El 12 de mayo de 2026, Álvaro Serrano llegaba a San Isidro con una mezcla de nervios y determinación. Apenas once días antes se había presentado en Madrid, obteniendo una calificación que reflejaba su talento, aunque el examen al que se enfrentaba, como su vida, no admitía medias tintas ni segundas oportunidades.
De las lágrimas derramadas por un acero romo el Primero de Mayo, lágrimas que solo los hombres saben soltar, a llorar esta vez por la gloria en la Puerta Grande, habían pasado apenas quince días, tiempo suficiente para cambiar el rumbo de su destino y consolidarse como figura entre los novilleros.
Durante su actuación, Álvaro demostró un toreo de mano baja y de trazo largo, que cautivó al público desde sus primeros pases. ‘Molinero’, un novillo de la ganadería Montealto, fue el encargado de poner el colofón a una novillada excepcionalmente presentada y llena de bravura. La faena, cargada de emoción, hizo vibrar a los asistentes, quienes reconocieron en cada momento la entrega y el arte que desplegaba el joven torero.

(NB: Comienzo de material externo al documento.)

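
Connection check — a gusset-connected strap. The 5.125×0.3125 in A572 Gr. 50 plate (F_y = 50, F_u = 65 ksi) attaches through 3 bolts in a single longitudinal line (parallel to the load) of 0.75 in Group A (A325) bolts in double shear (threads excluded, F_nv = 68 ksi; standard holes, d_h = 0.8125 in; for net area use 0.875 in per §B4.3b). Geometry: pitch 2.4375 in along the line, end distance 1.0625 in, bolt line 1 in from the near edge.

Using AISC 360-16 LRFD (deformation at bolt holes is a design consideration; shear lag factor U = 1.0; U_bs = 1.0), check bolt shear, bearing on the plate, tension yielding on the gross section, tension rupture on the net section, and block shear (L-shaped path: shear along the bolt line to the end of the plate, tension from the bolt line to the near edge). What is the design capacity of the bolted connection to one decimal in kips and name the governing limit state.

Bolt shear: A_b = π(0.75)²/4 = 0.44179 in². φR_n = 0.75 × 68 × 0.44179 × 3 × 2 = 135.2 kips.
Bearing (0.3125 in plate, F_u = 65 ksi): end bolts L_c = 1.0625 − 0.8125/2 = 0.65625, R_n = min(1.2×0.65625×0.3125×65, 2.4×0.75×0.3125×65) = 15.996 kips/bolt; interior L_c = 2.4375 − 0.8125 = 1.625, R_n = 36.563 kips/bolt. φR_n = 0.75 × (1×15.996 + 2×36.563) = 66.8 kips.
Tension yield (gross): A_g = 5.125×0.3125 = 1.6016 in². φR_n = 0.90 × 50 × 1.6016 = 72.1 kips.
Tension rupture (net): A_n = (5.125 − 1×0.875)×0.3125 = 1.3281 in² (U = 1.0, A_e = A_n). φR_n = 0.75 × 65 × 1.3281 = 64.7 kips.
Block shear: shear path 1×[1.0625+2×2.4375] = 1×5.9375 in, A_gv = 1.8555, A_nv = 1×(5.9375 − 2.5×0.875)×0.3125 = 1.1719 in²; tension to near edge: (1 − 0.5×0.875)×0.3125 = 0.17578 in². R_n = min(0.6×65×1.1719, 0.6×50×1.8555) + 1.0×65×0.17578 = min(45.704, 55.665) + 11.426 = 57.13 kips. φR_n = 0.75 × 57.13 = 42.8 kips.
Governing: min(135.2, 66.8, 72.1, 64.7, 42.8) = 42.8 kips → block shear.

42.8 kips (block shear governs)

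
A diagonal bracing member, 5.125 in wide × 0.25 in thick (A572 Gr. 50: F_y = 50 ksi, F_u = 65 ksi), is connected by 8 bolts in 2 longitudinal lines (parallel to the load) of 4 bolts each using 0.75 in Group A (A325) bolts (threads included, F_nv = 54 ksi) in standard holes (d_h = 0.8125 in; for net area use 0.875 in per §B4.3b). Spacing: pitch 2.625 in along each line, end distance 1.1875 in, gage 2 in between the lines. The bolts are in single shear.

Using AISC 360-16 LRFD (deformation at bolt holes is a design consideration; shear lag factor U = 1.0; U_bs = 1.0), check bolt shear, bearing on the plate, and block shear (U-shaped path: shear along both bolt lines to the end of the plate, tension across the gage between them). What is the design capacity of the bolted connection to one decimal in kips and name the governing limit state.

Bolt shear: A_b = π(0.75)²/4 = 0.44179 in². φR_n = 0.75 × 54 × 0.44179 × 8 × 1 = 143.1 kips.
Bearing (0.25 in plate, F_u = 65 ksi): end bolts L_c = 1.1875 − 0.8125/2 = 0.78125, R_n = min(1.2×0.78125×0.25×65, 2.4×0.75×0.25×65) = 15.234 kips/bolt; interior L_c = 2.625 − 0.8125 = 1.8125, R_n = 29.25 kips/bolt. φR_n = 0.75 × (2×15.234 + 6×29.25) = 154.5 kips.
Block shear: shear path 2×[1.1875+3×2.625] = 2×9.0625 in, A_gv = 4.5313, A_nv = 2×(9.0625 − 3.5×0.875)×0.25 = 3 in²; tension across gage: (2 − 1×0.875)×0.25 = 0.28125 in². R_n = min(0.6×65×3, 0.6×50×4.5313) + 1.0×65×0.28125 = min(117, 135.94) + 18.281 = 135.28 kips. φR_n = 0.75 × 135.28 = 101.5 kips.
Governing: min(143.1, 154.5, 101.5) = 101.5 kips → block shear.

101.5 kips (block shear governs)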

Finalmente, tras salir por la Puerta Grande, la afición madrileña mostró su respeto y admiración no solo a Álvaro Serrano, sino también al mayoral de Montealto, quien recibía con orgullo el saludo del público tras
presentar un encierro bravo y perfectamente presentado. Aquella jornada quedó marcada como un hito en la carrera de un novillero destinado a brillar en la plaza más emblemática de España.
Ficha del festejo;
Plaza de toros de Las Ventas, Madrid Novillada con picadores.
Feria de San Isidro 2026.
Tres cuartos de plaza.
Novillos de Montealto.
TOMÁS BASTOS, de tórtola y oro: silencio tras aviso y silencio.
MARTÍN MORILLA -de verde hoja y oro: presentación-, silencio y silencio.
ÁLVARO SERRANO, de azul marino y oro: dos orejas y oreja.